Germany has long been criticized for insufficient investment in key economic infrastructure, and the International Monetary Fund this year repeated a call for Berlin to create more fiscal space to invest in the country’s future.
Critics say the constitutionally mandated debt brake, which places very strict limits on the amount of new debt it can take on, is a somewhat arbitrary political tool that restricts the space available for those investments.
The court’s decision to block the repurposing of unused funds from the pandemic for green investment has cast doubt on the fate of other off-budget financing instruments and a cloud over future spending plans in 2024 and beyond.
The industry comments reflect widespread concern that they will limit Germany’s ability to meet its financing commitments for major expansion projects including some of Intel INTC.O, Taiwan’s TSMC 2300.TW and Infineon IFXGn.DE.
To make matters worse, budget disruptions create a new layer of problems while Germany is already struggling to invest in sites in Asia and the United States, and faces the risk of major industrial players moving their sites abroad.
The US inflation law has provided companies with clear regulatory frameworks, including in the emerging field of hydrogen, which is key to Germany’s efforts to make its industry carbon neutral.
Bernhard Osburg, chief executive, said: “If there is an impression… that it is unsafe to go down this road with German companies… factory builders will look to the IRA and other projects in the US, simply because the investment security is there.” “. Thyssenkrupp (TKAG.DE) Steel Europe.

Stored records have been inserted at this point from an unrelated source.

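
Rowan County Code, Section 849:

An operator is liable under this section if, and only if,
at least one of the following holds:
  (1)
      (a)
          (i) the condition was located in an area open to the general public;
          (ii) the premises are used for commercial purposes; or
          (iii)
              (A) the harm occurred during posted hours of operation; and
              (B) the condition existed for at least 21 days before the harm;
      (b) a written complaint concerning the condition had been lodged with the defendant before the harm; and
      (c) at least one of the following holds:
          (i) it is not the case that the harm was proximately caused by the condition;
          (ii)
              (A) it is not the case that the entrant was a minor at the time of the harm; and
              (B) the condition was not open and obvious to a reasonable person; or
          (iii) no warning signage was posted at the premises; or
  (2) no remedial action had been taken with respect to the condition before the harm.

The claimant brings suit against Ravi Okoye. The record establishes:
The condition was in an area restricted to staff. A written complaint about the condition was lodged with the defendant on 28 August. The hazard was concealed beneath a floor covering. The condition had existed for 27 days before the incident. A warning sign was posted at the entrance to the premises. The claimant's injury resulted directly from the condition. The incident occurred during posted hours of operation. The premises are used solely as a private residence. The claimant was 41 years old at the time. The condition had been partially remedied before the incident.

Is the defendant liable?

(i) public area — fails.
(ii) commercial use — not met.
(A) during posted hours — met.
(B) condition ≥21 days old — satisfied.
(iii) = T AND T = true.
So (a) is satisfied (F OR F OR T).
(b) complaint lodged — satisfied.
(i) not (proximate cause) — fails.
(A) not (entrant a minor) — holds.
(B) not open/obvious — satisfied.
(ii): T AND T → true.
(iii) no signage posted — not met.
(c): F OR T OR F → true.
(1): T AND T AND T → true.
(2) no remedial action — fails.
So Overall is satisfied (T OR F).

Yes — liable.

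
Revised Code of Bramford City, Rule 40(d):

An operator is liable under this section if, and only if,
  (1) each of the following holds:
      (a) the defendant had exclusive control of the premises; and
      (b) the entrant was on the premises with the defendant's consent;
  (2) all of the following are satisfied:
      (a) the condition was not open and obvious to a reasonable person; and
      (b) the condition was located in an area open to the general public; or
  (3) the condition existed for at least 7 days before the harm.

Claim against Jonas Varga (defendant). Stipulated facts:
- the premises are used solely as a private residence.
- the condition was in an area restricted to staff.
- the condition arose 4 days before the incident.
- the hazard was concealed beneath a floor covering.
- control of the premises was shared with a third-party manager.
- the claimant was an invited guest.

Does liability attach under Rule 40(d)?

No — not liable.

(a) exclusive control — not satisfied.
(b) consent to enter — met.
(1) = F AND T = false.
(a) not open/obvious — satisfied.
(b) public area — not met.
So (2) is not satisfied (T AND F).
(3) condition ≥7 days old — fails.
Overall: F OR F OR F → false.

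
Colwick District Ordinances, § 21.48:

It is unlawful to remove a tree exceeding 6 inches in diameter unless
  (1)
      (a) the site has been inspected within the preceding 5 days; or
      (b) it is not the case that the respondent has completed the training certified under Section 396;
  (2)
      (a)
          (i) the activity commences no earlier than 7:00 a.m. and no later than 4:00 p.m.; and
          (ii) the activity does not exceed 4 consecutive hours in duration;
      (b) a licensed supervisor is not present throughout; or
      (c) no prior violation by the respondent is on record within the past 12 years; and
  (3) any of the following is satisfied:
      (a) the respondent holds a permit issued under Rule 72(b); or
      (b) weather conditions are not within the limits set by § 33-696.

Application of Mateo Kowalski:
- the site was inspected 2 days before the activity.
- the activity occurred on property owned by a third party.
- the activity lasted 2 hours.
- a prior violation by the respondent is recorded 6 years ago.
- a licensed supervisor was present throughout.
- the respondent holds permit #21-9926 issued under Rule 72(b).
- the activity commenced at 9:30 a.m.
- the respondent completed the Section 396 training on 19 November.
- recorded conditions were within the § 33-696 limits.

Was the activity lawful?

Yes — lawful.

(a) site inspected — satisfied.
(b) not (training certified) — not satisfied.
(1): T OR F → true.
(i) start within hours — satisfied.
(ii) ≤ 4 hrs duration — met.
(a) = T AND T = true.
(b) not (supervisor present) — not met.
(c) no prior violation — not met.
So (2) is satisfied (T OR F OR F).
(a) holds permit — satisfied.
(b) not (weather ok) — fails.
(3) = T OR F = true.
Overall: T AND T AND T → true.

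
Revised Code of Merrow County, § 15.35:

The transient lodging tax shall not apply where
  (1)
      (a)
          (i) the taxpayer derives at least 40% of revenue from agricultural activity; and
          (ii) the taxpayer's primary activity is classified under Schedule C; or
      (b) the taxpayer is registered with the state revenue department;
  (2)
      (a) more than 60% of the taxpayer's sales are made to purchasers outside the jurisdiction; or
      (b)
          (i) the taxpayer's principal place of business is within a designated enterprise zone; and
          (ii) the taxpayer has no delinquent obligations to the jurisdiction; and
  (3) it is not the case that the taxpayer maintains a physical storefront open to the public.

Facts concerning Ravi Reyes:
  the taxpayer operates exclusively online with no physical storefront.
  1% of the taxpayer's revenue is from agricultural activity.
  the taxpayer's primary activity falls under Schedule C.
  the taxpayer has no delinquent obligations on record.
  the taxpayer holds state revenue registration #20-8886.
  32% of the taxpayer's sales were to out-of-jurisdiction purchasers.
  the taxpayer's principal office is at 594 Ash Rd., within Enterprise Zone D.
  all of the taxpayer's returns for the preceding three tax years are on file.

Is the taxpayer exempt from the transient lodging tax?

Yes — exempt.

(i) ≥40% agricultural — not satisfied.
(ii) Schedule C activity — holds.
So (a) is not satisfied (F AND T).
(b) state-registered — holds.
So (1) is satisfied (F OR T).
(a) >60% out-of-jur. sales — not met.
(i) in enterprise zone — satisfied.
(ii) no delinquency — satisfied.
(b) = T AND T = true.
(2) = F OR T = true.
(3) not (has storefront) — holds.
Overall: T AND T AND T → true.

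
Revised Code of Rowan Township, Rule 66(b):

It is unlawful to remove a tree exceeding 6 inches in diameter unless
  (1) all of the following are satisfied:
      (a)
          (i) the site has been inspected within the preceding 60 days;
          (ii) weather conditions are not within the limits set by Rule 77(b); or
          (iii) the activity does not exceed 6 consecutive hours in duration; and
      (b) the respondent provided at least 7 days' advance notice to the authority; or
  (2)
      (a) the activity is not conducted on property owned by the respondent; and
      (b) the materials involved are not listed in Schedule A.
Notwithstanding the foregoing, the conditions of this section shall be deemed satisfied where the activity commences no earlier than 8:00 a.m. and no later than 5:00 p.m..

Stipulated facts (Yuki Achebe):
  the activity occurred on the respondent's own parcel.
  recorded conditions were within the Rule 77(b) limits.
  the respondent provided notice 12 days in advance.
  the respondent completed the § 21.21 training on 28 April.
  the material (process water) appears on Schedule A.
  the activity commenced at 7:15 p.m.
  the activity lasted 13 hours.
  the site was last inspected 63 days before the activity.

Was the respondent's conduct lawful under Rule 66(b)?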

While there are concerns about what the budget gap means for projects in the short term, concerns are growing that it could weaken Germany’s ability to co-sponsor the longer-term transformation of its industries.
Some worry that plans to cut energy prices for the industry, a key effort to keep chemical heavyweights such as BASF (BASFn.DE) and Wacker Chemie (WCHG.DE) competitive, could be derailed as well.
“Important industries in Germany, such as the production of chemicals or steel, need economical energy prices,” Oliver Blume, CEO of Volkswagen, Europe’s largest carmaker, told the Frankfurter Allgemeine Zeitung newspaper.
“We are currently not able to compete on a global scale.”